I mercati azionari europei mantengono un atteggiamento prudente questa seduta, in sospeso prima dell'avvio delle contrattazioni a Wall Street dove i contratti futures indicano andamenti negativi. Questo cauto atteggiamento riflette l'incertezza che circonda i negoziati tra l'Iran e gli Stati Uniti, con gli operatori in trepidante attesa di novità circa il possibile ripristino della navigazione nello Stretto di Hormuz, snodo cruciale per il commercio mondiale di energia.

Sul fronte dei principali indici continentali, lo Stoxx 600 avanza di appena mezzo punto base, raggiungendo +0,05%. Milano e Londra mostrano maggiore resilienza con un modesto progresso dello 0,1%, mentre Francoforte arretra dello 0,4% e Madrid cede lo 0,2%. Parigi rimane pressoché piatta con una variazione negativa dello 0,02%. A pesare sull'atmosfera generale è il comparto tecnologico, che scivola dello 0,7%, mentre il settore bancario registra un calo ancora più marcato dell'0,8%.

Risultati positivi arrivano invece dal segmento delle utility, che guadagna lo 0,6% grazie al ridimensionamento dei prezzi del gas naturale, che scende del 5% attestandosi a 53,78 euro al megawattora.

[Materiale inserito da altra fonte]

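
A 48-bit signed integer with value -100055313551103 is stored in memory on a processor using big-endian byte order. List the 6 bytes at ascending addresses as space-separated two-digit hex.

Two's complement of -100055313551103 in 48 bits: 100055313551103 = 0x5AFFF16C0EFF; invert → 0xA5000E93F100; add 1 → 0xA5000E93F101.
Split into bytes (most-significant first): A5 00 0E 93 F1 01.
In big-endian order the high byte comes first in memory.
So the memory order matches the most-significant-first order: A5 00 0E 93 F1 01.

A5 00 0E 93 F1 01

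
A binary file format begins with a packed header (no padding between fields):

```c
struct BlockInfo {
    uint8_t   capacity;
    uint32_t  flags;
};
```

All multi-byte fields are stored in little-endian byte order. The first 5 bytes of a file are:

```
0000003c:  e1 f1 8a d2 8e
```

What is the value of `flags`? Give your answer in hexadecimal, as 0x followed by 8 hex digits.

0x8ED28AF1

`flags` follows `capacity` (1 byte), so it starts at byte offset 1 and occupies 4 bytes.
Bytes at offsets 1..4: F1 8A D2 8E.
Little-endian stores the least-significant byte at the lowest address.
Reassemble most-significant byte first: 8E D2 8A F1 → 0x8ED28AF1.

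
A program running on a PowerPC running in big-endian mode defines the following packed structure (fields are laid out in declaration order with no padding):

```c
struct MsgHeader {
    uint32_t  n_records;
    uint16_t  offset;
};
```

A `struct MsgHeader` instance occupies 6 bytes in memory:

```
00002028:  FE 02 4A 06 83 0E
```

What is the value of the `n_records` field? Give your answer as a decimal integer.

`n_records` is the first field, at byte offset 0, occupying 4 bytes.
Bytes at offsets 0..3: FE 02 4A 06.
In big-endian order the high byte comes first in memory.
The bytes are already most-significant first: 0xFE024A06.
0xFE024A06 = 4261562886.

4261562886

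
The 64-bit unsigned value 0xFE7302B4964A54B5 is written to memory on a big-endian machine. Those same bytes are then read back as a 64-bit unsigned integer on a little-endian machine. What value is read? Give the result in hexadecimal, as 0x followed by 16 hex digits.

0xB5544A96B40273FE

Stored big-endian, the bytes at ascending addresses are FE 73 02 B4 96 4A 54 B5.
Read back as little-endian, the first byte is least significant, giving 0xB5544A96B40273FE.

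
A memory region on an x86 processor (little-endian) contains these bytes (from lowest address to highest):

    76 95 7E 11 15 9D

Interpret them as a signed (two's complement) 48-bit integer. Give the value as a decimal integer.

Little-endian: lowest address holds the least-significant byte.
Reassemble most-significant byte first: 9D 15 11 7E 95 76 → 0x9D15117E9576.
Top bit is set, so as a signed 48-bit value this is 0x9D15117E9576 − 2^48 = -108761163328138.

-108761163328138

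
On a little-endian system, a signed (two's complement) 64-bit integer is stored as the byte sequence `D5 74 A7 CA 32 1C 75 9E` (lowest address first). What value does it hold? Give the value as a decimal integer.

-7028680638967876395

Little-endian stores the least-significant byte at the lowest address.
Reassemble most-significant byte first: 9E 75 1C 32 CA A7 74 D5 → 0x9E751C32CAA774D5.
Top bit is set, so as a signed 64-bit value this is 0x9E751C32CAA774D5 − 2^64 = -7028680638967876395.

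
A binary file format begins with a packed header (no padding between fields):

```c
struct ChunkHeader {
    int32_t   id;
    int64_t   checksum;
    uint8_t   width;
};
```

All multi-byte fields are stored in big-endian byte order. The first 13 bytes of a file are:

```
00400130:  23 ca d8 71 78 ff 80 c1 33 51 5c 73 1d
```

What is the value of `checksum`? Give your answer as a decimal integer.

8718828970890583155

`checksum` follows `id` (4 bytes), so it starts at byte offset 4 and occupies 8 bytes.
Bytes at offsets 4..11: 78 FF 80 C1 33 51 5C 73.
In big-endian order the high byte comes first in memory.
The bytes are already most-significant first: 0x78FF80C133515C73.
0x78FF80C133515C73 = 8718828970890583155.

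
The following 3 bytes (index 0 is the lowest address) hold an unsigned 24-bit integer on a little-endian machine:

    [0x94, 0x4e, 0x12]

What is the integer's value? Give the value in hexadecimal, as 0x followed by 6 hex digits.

Little-endian stores the least-significant byte at the lowest address.
Reassemble most-significant byte first: 12 4E 94 → 0x124E94.

0x124E94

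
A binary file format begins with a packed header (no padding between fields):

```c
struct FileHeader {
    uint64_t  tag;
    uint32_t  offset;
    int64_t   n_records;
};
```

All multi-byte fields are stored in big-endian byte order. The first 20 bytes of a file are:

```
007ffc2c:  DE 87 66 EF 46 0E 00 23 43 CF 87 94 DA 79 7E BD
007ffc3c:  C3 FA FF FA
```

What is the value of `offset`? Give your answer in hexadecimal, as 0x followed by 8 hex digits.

`offset` follows `tag` (8 bytes), so it starts at byte offset 8 and occupies 4 bytes.
Bytes at offsets 8..11: 43 CF 87 94.
Big-endian: lowest address holds the most-significant byte.
The bytes are already most-significant first: 0x43CF8794.

0x43CF8794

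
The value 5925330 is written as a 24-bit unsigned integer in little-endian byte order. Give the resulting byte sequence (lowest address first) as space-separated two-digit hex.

5925330 in hexadecimal, padded to 24 bits, is 0x5A69D2.
Split into bytes (most-significant first): 5A 69 D2.
Little-endian stores the least-significant byte at the lowest address.
So at ascending addresses the bytes are D2 69 5A.

D2 69 5A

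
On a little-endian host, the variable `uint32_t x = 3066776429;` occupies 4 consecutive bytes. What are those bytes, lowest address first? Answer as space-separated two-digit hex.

3066776429 in hexadecimal, padded to 32 bits, is 0xB6CB4B6D.
Split into bytes (most-significant first): B6 CB 4B 6D.
In little-endian order the low byte comes first in memory.
So at ascending addresses the bytes are 6D 4B CB B6.

6D 4B CB B6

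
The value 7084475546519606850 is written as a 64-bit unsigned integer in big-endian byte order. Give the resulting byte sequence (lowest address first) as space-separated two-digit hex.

7084475546519606850 in hexadecimal, padded to 64 bits, is 0x62511CF9723E1642.
Split into bytes (most-significant first): 62 51 1C F9 72 3E 16 42.
Big-endian stores the most-significant byte at the lowest address.
So the memory order matches the most-significant-first order: 62 51 1C F9 72 3E 16 42.

62 51 1C F9 72 3E 16 42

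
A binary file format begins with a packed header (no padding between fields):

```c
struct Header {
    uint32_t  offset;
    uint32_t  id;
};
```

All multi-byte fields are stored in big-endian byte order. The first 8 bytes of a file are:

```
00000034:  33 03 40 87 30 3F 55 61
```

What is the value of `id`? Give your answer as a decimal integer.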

L'energia in generale procede in rialzo dell'1%, trainata dalla robusta performance del mercato petrolifero: il greggio Wti accelera del 4% toccando 91,60 dollari al barile, mentre il Brent salisce del 3% a 102,85 dollari. Questa dinamica al rialzo mantiene vivo il supporto ai titoli energetici e alle utility.

Sul fronte dei titoli di Stato, i rendimenti rimangono stabili. Lo spread tra i nostri Bond decennali e quelli tedeschi si posiziona a 90 punti base, con il tasso italiano attestato al 3,89% contro il 2,99% della Germania. A Piazza Affari spicca la ripresa di Inwit, che balza dell'8,2% dopo precedenti sessioni in difficoltà. Anche Amplifon (+2,2%) e Diasorin (+2%) avanzano significativamente. Tra gli istituti di credito, Mps segna un rialzo dello 0,7% nel contesto delle manovre di governance e dell'integrazione con Mediobanca (+1,3%). Male invece Avio, che precipita del 7%, mentre Fincantieri e Leonardo cedono entrambe il 3,6%.